The Philadelphia Inquirer Joseph N. DiStefano column
Nov 18, 2012 (The Philadelphia Inquirer - McClatchy-Tribune Information Services via COMTEX) --
At 2025 Washington Ave., on a wide South Philly street lined with stone and pipe dealers, crews have spent the last two months laying concrete footings, installing heating, cooling, and ventilating equipment, soundproofing, wiring, winching, piping, and preparing to install computer-controlled plasma cutters, lathes, grinders, robotic painters, 3D printers, and other cutting-edge machines, for an inventors' dream workshop. Its owners hope it will revive Philadelphia manufacturing for digital times.

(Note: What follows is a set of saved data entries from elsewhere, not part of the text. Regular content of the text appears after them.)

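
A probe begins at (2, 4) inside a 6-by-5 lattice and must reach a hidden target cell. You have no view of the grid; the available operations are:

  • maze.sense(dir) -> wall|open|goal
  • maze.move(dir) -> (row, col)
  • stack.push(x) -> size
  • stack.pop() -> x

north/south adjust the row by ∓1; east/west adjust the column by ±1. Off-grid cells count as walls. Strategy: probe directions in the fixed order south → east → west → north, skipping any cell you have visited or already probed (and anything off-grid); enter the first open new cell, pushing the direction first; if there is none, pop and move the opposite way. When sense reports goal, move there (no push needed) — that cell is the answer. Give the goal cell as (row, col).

CALL sense[dir='south']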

They're building the second NextFab -- five times larger, at 21,000 square feet, than Penn and Cornell grad Evan Malone's original four-year-old machine-and-design center at the University City Science Center in West Philadelphia.
This new NextFab will open next month, if Peco Energy gets the 3,000-volt switchgear hooked up in time and the big machines all arrive on schedule through the trailer-high doors and docks.
The $4 million renovation at landlord Francesco Salini's former ironworks is led by construction supervisor Mike Bonacci from W.S. Cumby Inc., Springfield, Delaware County. Malone joined him Friday to check the day's progress, including work on the conference rooms, rental offices, lounge, and first-floor cafe (to be run by the folks from Cafe L'Aube in Fairmount; Malone and his wife, Jill Weber, a Penn-trained archaeologist, run Jet Wine Bar and Rex Market, both on South Street). Other spaces include one for a branch of the Chicago design-equipment sales firm Inventables, which Malone described as "Home Depot for inventors."
Jay Olman, a Philadelphia engineer for Benjamin Ashpole's Bashpole Inventions of Indiana, says he used the original location's high-pressure plasma cutter and other metalworking tools to develop his firm's fold-up stainless steel Pocket Grill.
"It's wonderful to be able to make our designs, implement them at NextFab, and then go out to the woods for a field test, all in one week," Olman told me. "It's not just a machine shop. It's a community."
UE Life Sciences chief executive Mihir Shah found the first NextFab on a visit from his base at neighboring Drexel University. "From oscilloscopes to digital acquisition cards to computer software to computer-aided technology development to prototyping skills and robotics -- everything a small company needs but almost never has the budget to have -- it's at NextFab," Shah told me.
"I'm thrilled they are growing out of [the West Philly] space," he said, and the bigger machines will make it worth his drive to South Philly.
The old site's easy access became a problem in April, when an elderly driver crashed through its glass wall and wrecked welding equipment, narrowly missing a member of NextFab's 16-member staff.
Malone says the group has gained from the patronage of artists like sculptor Miguel Antonio Horn, based at the ex-Philadelphia Traction Co. trolley factory on Haverford Avenue. "They push the equipment much more than the nuts-and-bolts guys," Malone said, smiling.
Malone says a government-backed partnership with the Delaware Valley Industrial Resource Center and other groups will help NextFab work directly with industrial employers to improve processes and technologies.
They'll work with small firms, too, taking NextFab-built models to mass produce at contract manufacturers like Interprod L.L.C. in Eagleville and Zober Industries in Croydon that "are emerging into this great niche," Shah told me.
"Artists, designers, engineers, they all come to NextFab," Shah added.